Rétention de sûreté : Ne laissons pas les polémiques occulter les vrais débats



Remise en cause ou pas, stratégie de contournement, « côté des victimes » ou « côté des criminels ». Depuis le prononcé de la décision du Conseil constitutionnel relative à la rétention de sûreté, tout se met en mouvement autour des irritations exécutives.

Et dans les même temps, évidemment, les débats importants sont occultés. Pourtant, la décision du Conseil constitutionnel, si on la lit attentivement, invite à des réflexions d'un autre niveau, qui mettent en jeu les fondements même de notre politique pénitentiaire.

On me permettra donc de ne pas gloser sur l'épiphénomène pour essayer de poser quelques jalons vers une réflexion plus essentielle.






Pour la pensée politique et juridique de gauche, la rétention de sûreté est un scandale au sens le plus intellectuel du terme : l'idée qu'une personne puisse être privée de sa liberté sans qu'elle n'ait commis aucune faute est une remise en cause absolue des principes de notre ordre pénitentiaire fondés sur un aspect essentiellement répressif : la peine est essentiellement une punition. Aussi bien, quiconque a purgé sa peine (et l'emploi du vocable « purge » à la logique juridique est significatif) doit retrouver sa place dans la société et personne ne peut être puni en raison de la seule « prévision » d'un délit.

La seule force préventive de la peine ne tient qu'à son exemplarité: la crainte du châtiment doit dissuader de la commission des crimes ou de leur récidive.
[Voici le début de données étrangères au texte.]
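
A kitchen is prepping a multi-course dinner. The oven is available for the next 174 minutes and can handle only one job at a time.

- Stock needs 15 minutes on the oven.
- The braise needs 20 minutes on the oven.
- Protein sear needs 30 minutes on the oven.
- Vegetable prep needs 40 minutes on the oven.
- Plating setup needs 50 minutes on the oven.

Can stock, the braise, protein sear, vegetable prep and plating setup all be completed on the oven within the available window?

Running back to back, the jobs need 15 + 20 + 30 + 40 + 50 = 155 minutes on the oven.
Since 155 ≤ 174, they fit within the window.

Yes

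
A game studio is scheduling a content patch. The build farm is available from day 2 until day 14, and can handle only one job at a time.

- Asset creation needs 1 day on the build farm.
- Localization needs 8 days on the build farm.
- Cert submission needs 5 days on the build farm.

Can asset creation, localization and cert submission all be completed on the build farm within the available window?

No

The build farm window is 14 − 2 = 12 days.
Running back to back, the jobs need 1 + 8 + 5 = 14 days on the build farm.
Since 14 > 12, they cannot all fit.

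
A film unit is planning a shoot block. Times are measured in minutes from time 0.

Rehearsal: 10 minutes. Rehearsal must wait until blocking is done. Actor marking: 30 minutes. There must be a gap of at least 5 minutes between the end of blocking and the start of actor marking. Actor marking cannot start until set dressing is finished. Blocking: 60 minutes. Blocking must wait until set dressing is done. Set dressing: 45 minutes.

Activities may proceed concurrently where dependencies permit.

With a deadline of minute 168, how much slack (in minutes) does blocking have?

Set dressing has no prerequisites, so it starts at minute 0 and finishes at minute 45.
Blocking cannot begin until set dressing (finishes minute 45). It runs from minute 45 to 45 + 60 = minute 105.

Working backward from the deadline:
To finish by minute 168, actor marking (duration 30) must start no later than minute 138.
To finish by minute 168, rehearsal (duration 10) must start no later than minute 158.
Blocking feeds actor marking (must start by minute 138, minus 5-minute gap → minute 133); rehearsal (must start by minute 158). Taking the minimum, blocking must finish by minute 133 and start by 133 − 60 = minute 73.
So blocking can start as early as minute 45 and as late as minute 73, giving 73 − 45 = 28 minutes of slack.

28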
C'est ici la plus dure doctrine de Beccaria et c'est aussi cette conception a été remarquablement exprimée par Robert Badinter, au cours des dernière semaines.

Pourtant, d'autre systèmes juridiques, dont l'influence sociale-démocrate est indéniable, raisonnent d'une toute autre façon : la protection de la société contre des agissements criminels à venir justifie la mise à l'écart de la société des individus susceptibles de les commettre.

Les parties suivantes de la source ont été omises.